Tout le monde rit. On changea de sujet. Sous prétexte de reprendre un verre, je m'éloignai, je regardai leur petit groupe au milieu d'autres cercles qui se faisaient et se défaisaient en suivant le hasard d'un regard, d'une parole, d'un ennui. Il y avait cette femme qui écrasait son mégot, une sorte de minuscule adolescente malgré la soixantaine, son mari, ancien ambassadeur, grand, massif, qui tout en écoutant, c'est-à-dire en feignant d'écouter, levait les sourcils en saluant les gens par-dessus la tête de ses interlocuteurs et retombait dans la conversation pour rebondir à demi-mot.
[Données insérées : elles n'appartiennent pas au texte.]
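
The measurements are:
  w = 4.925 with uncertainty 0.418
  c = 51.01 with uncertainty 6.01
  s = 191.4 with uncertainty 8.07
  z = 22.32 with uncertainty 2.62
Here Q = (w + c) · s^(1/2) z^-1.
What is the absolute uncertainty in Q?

5.57

Let u = w + c = 55.93. δu = √(δw² + δc²) = √(0.175 + 36.1) = 6.02, so δu/u = 0.108.
Q is then a monomial in u, s, z:
δQ/Q = √((δu/u)² + (½·δs/s)² + (-1·δz/z)²) = √(0.0116 + 0.000444 + 0.0138) = 0.161
Q = 34.67, so δQ = 0.161 × 34.67 = 5.57.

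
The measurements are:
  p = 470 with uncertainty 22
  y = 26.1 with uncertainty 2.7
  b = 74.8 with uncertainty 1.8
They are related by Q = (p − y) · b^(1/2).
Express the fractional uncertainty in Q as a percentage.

Let u = p − y = 444. δu = √(δp² + δy²) = √(484 + 7.29) = 22.2, so δu/u = 0.0499.
Q is then a monomial in u, b:
δQ/Q = √((δu/u)² + (½·δb/b)²) = √(0.00249 + 0.000145) = 0.0514

5.14%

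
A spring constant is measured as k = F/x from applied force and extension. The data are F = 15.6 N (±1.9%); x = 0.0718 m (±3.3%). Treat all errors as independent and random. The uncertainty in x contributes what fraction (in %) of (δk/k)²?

75.1%

(δk/k)² = (1·δF/F)² + (-1·δx/x)²
  F term: (1×0.0190)² = 0.000361
  x term: (-1×0.0330)² = 0.00109
Total = 0.00145. Share from x = 0.00109/0.00145 = 0.751.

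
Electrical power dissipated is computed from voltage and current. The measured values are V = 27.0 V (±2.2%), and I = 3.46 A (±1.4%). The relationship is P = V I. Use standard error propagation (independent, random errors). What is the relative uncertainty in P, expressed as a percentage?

2.61%

P is a product of powers, so relative uncertainties combine in quadrature:
  (1·δV/V)² = (1×0.0220)² = 0.000484;  (1·δI/I)² = (1×0.0140)² = 0.000196
δP/P = √(0.000680) = 0.0261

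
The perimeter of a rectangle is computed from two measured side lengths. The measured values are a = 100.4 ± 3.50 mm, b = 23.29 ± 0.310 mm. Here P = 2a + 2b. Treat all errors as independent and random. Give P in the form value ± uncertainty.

Each term contributes (cᵢ δxᵢ)² to (δP)²:
  (2·δa)² = 49.0;  (2·δb)² = 0.384
δP = √(49.4) = 7.03 mm
P = 247.4 mm.

247.4 ± 7.03 mm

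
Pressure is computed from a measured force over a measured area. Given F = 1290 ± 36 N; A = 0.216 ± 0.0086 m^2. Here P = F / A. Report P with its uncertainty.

5970 ± 290 Pa

Products/powers → add relative errors in quadrature, weighted by exponent:
  (1·δF/F)² = (1×0.0279)² = 0.000779;  (-1·δA/A)² = (-1×0.0398)² = 0.00159
δP/P = √(0.00236) = 0.0486
P = 5970 Pa, so δP = 0.0486 × 5970 = 290 Pa.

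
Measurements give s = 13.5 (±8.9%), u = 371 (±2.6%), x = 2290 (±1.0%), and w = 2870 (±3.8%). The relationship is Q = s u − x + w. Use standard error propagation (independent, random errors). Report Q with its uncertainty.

5590 ± 478

Let p = s·u = 5010. δp/p = √((1·δs/s)² + (1·δu/u)²) = √(0.00792 + 0.000676) = 0.0927, so δp = 464.
Q = p − x + w: δQ = √(δp² + δx² + δw²) = √(2.16e+05 + 524 + 11900) = 478
Q = 5590.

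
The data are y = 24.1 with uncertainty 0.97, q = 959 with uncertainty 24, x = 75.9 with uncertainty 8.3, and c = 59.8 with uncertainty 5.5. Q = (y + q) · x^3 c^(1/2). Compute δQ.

Let u = y + q = 983. δu = √(δy² + δq²) = √(0.941 + 576) = 24.0, so δu/u = 0.0244.
Q is then a monomial in u, x, c:
δQ/Q = √((δu/u)² + (3·δx/x)² + (½·δc/c)²) = √(0.000597 + 0.108 + 0.00211) = 0.332
Q = 3.32e+09, so δQ = 0.332 × 3.32e+09 = 1.1e+09.

1.1e+09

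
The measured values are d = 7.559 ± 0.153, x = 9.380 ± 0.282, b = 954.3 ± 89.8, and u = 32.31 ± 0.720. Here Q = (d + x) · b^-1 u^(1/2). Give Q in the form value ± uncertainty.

Let w = d + x = 16.94. δw = √(δd² + δx²) = √(0.0234 + 0.0795) = 0.321, so δw/w = 0.0189.
Q is then a monomial in w, b, u:
δQ/Q = √((δw/w)² + (-1·δb/b)² + (½·δu/u)²) = √(0.000359 + 0.00885 + 0.000124) = 0.0966
Q = 0.1009, so δQ = 0.0966 × 0.1009 = 0.00975.

0.1009 ± 0.00975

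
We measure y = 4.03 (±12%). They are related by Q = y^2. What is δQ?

3.90

Since Q is a product/quotient, work with relative uncertainties:
  (2·δy/y)² = (2×0.120)² = 0.0576
δQ/Q = √(0.0576) = 0.240
Q = 16.2, so δQ = 0.240 × 16.2 = 3.90.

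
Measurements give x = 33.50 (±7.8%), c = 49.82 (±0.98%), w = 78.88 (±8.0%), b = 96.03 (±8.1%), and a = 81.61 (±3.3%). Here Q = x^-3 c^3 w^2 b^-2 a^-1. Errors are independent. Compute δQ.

Q is a product of powers, so relative uncertainties combine in quadrature:
  (-3·δx/x)² = (-3×0.0780)² = 0.0548;  (3·δc/c)² = (3×0.00980)² = 0.000864;  (2·δw/w)² = (2×0.0800)² = 0.0256;  (-2·δb/b)² = (-2×0.0810)² = 0.0262;  (-1·δa/a)² = (-1×0.0330)² = 0.00109
δQ/Q = √(0.109) = 0.329
Q = 0.02719, so δQ = 0.329 × 0.02719 = 0.00896.

0.00896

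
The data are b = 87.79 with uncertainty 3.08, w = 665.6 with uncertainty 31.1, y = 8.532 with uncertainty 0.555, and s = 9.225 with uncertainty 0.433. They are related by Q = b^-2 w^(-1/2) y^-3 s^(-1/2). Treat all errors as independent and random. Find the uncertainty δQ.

For a monomial Q ∝ b^-2, w^(-1/2), y^-3, s^(-1/2), fractional errors add in quadrature:
  (-2·δb/b)² = (-2×0.0351)² = 0.00492;  (−½·δw/w)² = (-0.5×0.0467)² = 0.000546;  (-3·δy/y)² = (-3×0.0650)² = 0.0381;  (−½·δs/s)² = (-0.5×0.0469)² = 0.000551
δQ/Q = √(0.0441) = 0.210
Q = 2.666e-09, so δQ = 0.210 × 2.666e-09 = 5.6e-10.

5.6e-10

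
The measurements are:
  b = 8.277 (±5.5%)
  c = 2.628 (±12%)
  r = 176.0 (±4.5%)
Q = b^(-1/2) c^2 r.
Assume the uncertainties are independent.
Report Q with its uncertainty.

Q is a product of powers, so relative uncertainties combine in quadrature:
  (−½·δb/b)² = (-0.5×0.0550)² = 0.000756;  (2·δc/c)² = (2×0.120)² = 0.0576;  (1·δr/r)² = (1×0.0450)² = 0.00202
δQ/Q = √(0.0604) = 0.246
Q = 422.5, so δQ = 0.246 × 422.5 = 104.

422.5 ± 104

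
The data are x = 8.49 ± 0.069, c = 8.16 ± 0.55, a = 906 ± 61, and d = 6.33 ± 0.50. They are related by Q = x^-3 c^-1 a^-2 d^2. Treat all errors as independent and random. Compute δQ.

2.15e-09

Each factor contributes (exponent × relative error)² to (δQ/Q)²:
  (-3·δx/x)² = (-3×0.00813)² = 0.000594;  (-1·δc/c)² = (-1×0.0674)² = 0.00454;  (-2·δa/a)² = (-2×0.0673)² = 0.0181;  (2·δd/d)² = (2×0.0790)² = 0.0250
δQ/Q = √(0.0482) = 0.220
Q = 9.78e-09, so δQ = 0.220 × 9.78e-09 = 2.15e-09.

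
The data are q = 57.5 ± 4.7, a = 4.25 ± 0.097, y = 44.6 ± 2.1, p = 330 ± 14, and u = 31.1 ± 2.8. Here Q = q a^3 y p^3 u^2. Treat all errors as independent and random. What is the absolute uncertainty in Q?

1.71e+15

Since Q is a product/quotient, work with relative uncertainties:
  (1·δq/q)² = (1×0.0817)² = 0.00668;  (3·δa/a)² = (3×0.0228)² = 0.00469;  (1·δy/y)² = (1×0.0471)² = 0.00222;  (3·δp/p)² = (3×0.0424)² = 0.0162;  (2·δu/u)² = (2×0.0900)² = 0.0324
δQ/Q = √(0.0622) = 0.249
Q = 6.84e+15, so δQ = 0.249 × 6.84e+15 = 1.71e+15.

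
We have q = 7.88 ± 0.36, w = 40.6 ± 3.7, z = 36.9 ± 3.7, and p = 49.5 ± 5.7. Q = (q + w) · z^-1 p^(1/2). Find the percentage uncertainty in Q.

Let u = q + w = 48.5. δu = √(δq² + δw²) = √(0.130 + 13.7) = 3.72, so δu/u = 0.0767.
Q is then a monomial in u, z, p:
δQ/Q = √((δu/u)² + (-1·δz/z)² + (½·δp/p)²) = √(0.00588 + 0.0101 + 0.00331) = 0.139

13.9%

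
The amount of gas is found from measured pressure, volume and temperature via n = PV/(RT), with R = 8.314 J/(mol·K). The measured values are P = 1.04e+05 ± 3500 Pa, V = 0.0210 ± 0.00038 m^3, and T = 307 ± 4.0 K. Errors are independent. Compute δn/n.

Since n is a product/quotient, work with relative uncertainties:
  (1·δP/P)² = (1×0.0337)² = 0.00113;  (1·δV/V)² = (1×0.0181)² = 0.000327;  (-1·δT/T)² = (-1×0.0130)² = 0.000170
δn/n = √(0.00163) = 0.0404

0.0404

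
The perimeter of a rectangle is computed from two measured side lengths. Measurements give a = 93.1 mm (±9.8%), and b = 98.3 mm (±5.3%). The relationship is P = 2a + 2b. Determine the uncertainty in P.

Absolute uncertainties add in quadrature for a linear combination:
  (2·δa)² = 333;  (2·δb)² = 109
δP = √(442) = 21.0 mm

21.0 mm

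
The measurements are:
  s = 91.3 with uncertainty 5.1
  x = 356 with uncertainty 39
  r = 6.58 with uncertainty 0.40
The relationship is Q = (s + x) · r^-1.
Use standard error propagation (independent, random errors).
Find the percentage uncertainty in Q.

Let u = s + x = 447. δu = √(δs² + δx²) = √(26.0 + 1520) = 39.3, so δu/u = 0.0879.
Q is then a monomial in u, r:
δQ/Q = √((δu/u)² + (-1·δr/r)²) = √(0.00773 + 0.00370) = 0.107

10.7%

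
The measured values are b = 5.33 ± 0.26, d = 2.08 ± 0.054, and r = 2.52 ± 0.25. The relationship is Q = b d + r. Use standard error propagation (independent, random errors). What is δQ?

Let p = b·d = 11.1. δp/p = √((1·δb/b)² + (1·δd/d)²) = √(0.00238 + 0.000674) = 0.0553, so δp = 0.613.
Q = p + r: δQ = √(δp² + δr²) = √(0.375 + 0.0625) = 0.662

0.662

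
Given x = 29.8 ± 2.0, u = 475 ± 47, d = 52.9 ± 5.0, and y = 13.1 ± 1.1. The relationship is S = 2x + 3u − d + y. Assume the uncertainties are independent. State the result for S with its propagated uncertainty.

1440 ± 141

Each term contributes (cᵢ δxᵢ)² to (δS)²:
  (2·δx)² = 16.0;  (3·δu)² = 19900;  (δd)² = 25.0;  (δy)² = 1.21
δS = √(19900) = 141
S = 1440.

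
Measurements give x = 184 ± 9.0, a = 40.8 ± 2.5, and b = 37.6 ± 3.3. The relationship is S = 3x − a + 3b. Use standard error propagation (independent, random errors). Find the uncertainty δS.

28.9

Absolute uncertainties add in quadrature for a linear combination:
  (3·δx)² = 729;  (δa)² = 6.25;  (3·δb)² = 98.0
δS = √(833) = 28.9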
Cette autre, une grande prêtresse de la culture parisienne, une femme au profil masculin, à la voix ferreuse et dont le corps très maigre, l'expression des yeux, les mouvements du menton semblaient militer pour une cause tandis que son cou, sous les cheveux coupés court, démentait ce militantisme par sa fragilité presque enfantine, dernier refuge de sa féminité et dont peut-être elle-même ignorait la beauté. Une autre encore, cette blonde souriante très classique qu'on avait l'impression d'avoir rencontrée mille fois, avant de percer, sous cette carapace dorée et souriante, une inconnue. Enfin, ce jeune homme qui venait de parler du «pays fantôme». Jeune à cinquante ans et qui le serait toujours. Un jean noir, une chemise blanche largement ouverte sur une poitrine claire, une chevelure d'artiste, de fines lunettes rondes. Plus que de cet habillement, l'illusion de jeunesse provenait de son art d'être toujours actuel. Ce qu'il disait en fait importait peu, car durant sa déjà longue vie de diseur de vérités, il avait été maoïste, communiste, anticommuniste, libéral, antibourgeois vivant dans le quartier le plus bourgeois, avait défendu toutes les causes et leur contraire, mais surtout savait ce qu'il fallait dire pour se faire passer pour un contestataire, un révolutionnaire, une tête chercheuse, même en disant des banalités qu'il combattrait le lendemain. À ce moment-là il fallait dénigrer le pays fantôme. Il avait le sens de la formule… En sortant, je fus rattrapé par un journaliste rencontré dans l'une de ces réunions. «Je vais couvrir la visite de votre président avec une journaliste russe. Vous la connaissez peut-être, elle s'appelle… »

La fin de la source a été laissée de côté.